A central research question in cognitive neuroscience, psychology, and economics is to understand how humans interpret the behavior of others. Despite much research on humans’ Theory of Mind, we still lack a computationally and neurobiologically plausible model. In the ERC project TrackingMinds, we propose to fill this gap by testing the hypothesis that humans utilize their own decision-making system to observe and understand actions by simulating them with their own mind.
The multi-modal and mathematically rigorous approach of TrackingMinds will advance our understanding of human mentalizing abilities profoundly. This improved knowledge can lead to many societal benefits. First, it can help to devise better interactive AI systems that take not only decision outcomes but also process information such as response times or eye movements into account. Second, it can have strong implications for equilibrium predictions in economic theory, because not only which but also how a decision is made can reveal critical information about underlying beliefs, preferences, and knowledge. Third, it can foster new interventions of social mental disorders such as autism and social anxiety, which might be characterized by a limited ability to simulate others’ minds.

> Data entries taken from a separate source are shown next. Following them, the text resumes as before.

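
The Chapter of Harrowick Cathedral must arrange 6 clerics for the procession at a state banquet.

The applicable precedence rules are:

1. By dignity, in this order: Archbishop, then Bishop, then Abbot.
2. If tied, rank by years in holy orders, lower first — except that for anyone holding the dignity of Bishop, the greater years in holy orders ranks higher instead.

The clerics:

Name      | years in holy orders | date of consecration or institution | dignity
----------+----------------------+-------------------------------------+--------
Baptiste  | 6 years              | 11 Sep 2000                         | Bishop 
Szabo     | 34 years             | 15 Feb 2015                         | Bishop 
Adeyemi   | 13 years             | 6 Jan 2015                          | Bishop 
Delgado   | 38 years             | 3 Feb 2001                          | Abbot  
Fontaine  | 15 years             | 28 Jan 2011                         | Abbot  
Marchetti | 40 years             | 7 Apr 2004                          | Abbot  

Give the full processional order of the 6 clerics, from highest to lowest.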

The objectives of TrackingMinds are (1) to investigate whether people take process information of decisions such as response times and eye movements into account when inferring others’ preferences, and if so, whether their inferences and predictions of others align with our computational framework. These predictions will also be tested on the neural level, with a focus on connecting decision neuroscience with research on the neural basis of time perception. Furthermore, we seek (2) to test whether humans simulate others’ decisions multiple times to improve their predictions. This research question will be assessed on both the behavioral as well as the neural level. Finally, we seek (3) to devise a multi-agent artificial intelligence (AI) system that takes process information into account to improve human-AI interactions in coordination tasks and cooperative settings.